En una definición no apta para cardíacos, el equipo dirigido por Vanessa Arauz se impuso por 2-1 en Paraguay. Con un golazo de Antonella Martínez y una aparición providencial de Catalina Muñoz al minuto 90, la selección nacional sacó pasajes para la cita planetaria de Marruecos 2026, desatando la locura en el Estadio Ameliano Villeta.
El fútbol femenino chileno vuelve a abrazar la gloria. En una tarde marcada por el temple, el buen juego y una dosis épica de garra, la Selección Chilena Femenina Sub-17 consiguió una clasificación histórica al Mundial de la categoría. En un duelo directo por el cupo mundialista, las «Dragonas» (en espíritu) y representantes de todo un país vencieron a Ecuador por 2-1, sellando su regreso a la élite del fútbol juvenil femenino.
Con este triunfo, Chile se une a la selecta lista de sudamericanos clasificados junto a Brasil, Argentina y Venezuela para la cita que se desarrollará en Marruecos entre el 17 de octubre y el 7 de noviembre de este año.
Un inicio de ensueño y la magia de Martínez
El encuentro comenzó con un Ecuador dominante desde lo físico, intentando asfixiar a la Roja con una presión alta. Sin embargo, la jerarquía individual chilena apareció temprano para cambiar el guion. A los 9 minutos, la gran figura del torneo, Antonella Martínez, recibió el balón por el sector izquierdo, se perfiló y sacó un potente zurdazo al ángulo que resultó inalcanzable para la portera rival.
El golazo de Martínez no solo puso en ventaja a Chile, sino que inyectó una confianza vital en el esquema de Arauz. La Roja pasó a controlar las acciones con un fútbol asociativo y una intensidad defensiva que obligó a la entrenadora ecuatoriana a realizar cambios antes de los 25 minutos de juego.
Resiliencia ante el error
Cuando Chile era notoriamente superior, un infortunio defensivo equilibró las acciones. Tras un error en el despeje de Constanza Sánchez, Arianna Cerda (26’) aprovechó la oportunidad para marcar el 1-1. A partir de ese momento, la «Tri» recuperó el aliento y puso en aprietos a la Roja, llegando incluso a estrellar un balón en el travesaño en el minuto 35.
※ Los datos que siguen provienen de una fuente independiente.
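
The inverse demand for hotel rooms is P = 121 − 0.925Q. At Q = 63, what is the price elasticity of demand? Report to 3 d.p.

At Q = 63, P = 121 − 0.925(63) = 62.72.
dP/dQ = −0.925, so dQ/dP = 1/(−0.925) = -1.081.
ε = (dQ/dP)(P/Q) = (-1.081)(62.72/63).

-1.076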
En el complemento, la entrenadora Vanessa Arauz movió sus piezas con inteligencia. Los ingresos de Cornejo, Benavides y Concha permitieron que Chile recuperara el control del mediocampo y volviera a asfixiar a las ecuatorianas, aunque el gol del triunfo se hacía esperar.
La «hija del gol» sentencia la historia
Cuando el partido expiraba y los penales parecían el destino inevitable, apareció la mística. Catalina Muñoz, hija del histórico goleador Carlos Muñoz, ingresó a la cancha a falta de solo cinco minutos para el final. Muñoz, quien había tenido un torneo complicado debido a las lesiones, estaba destinada a ser la heroína.
Al minuto 90, tras un contragolpe fulminante liderado por Concha, Catalina Muñoz quedó mano a mano y definió con frialdad absoluta entre las piernas de la arquera, desatando el llanto y la alegría de todo el plantel nacional. Fue el «gol de la agonía» que certificó la tercera clasificación de Chile a un Mundial Sub-17, tras las experiencias de 2010 y 2022.
Rumbo a Marruecos
Este logro ratifica el crecimiento del fútbol femenino en el país y posiciona a este grupo de jugadoras como el recambio necesario para la selección absoluta. Ahora, la Roja se prepara para un torneo que, por segundo año consecutivo, se realizará en territorio marroquí, bajo un formato anual que busca potenciar el desarrollo de las futuras estrellas del balompié mundial.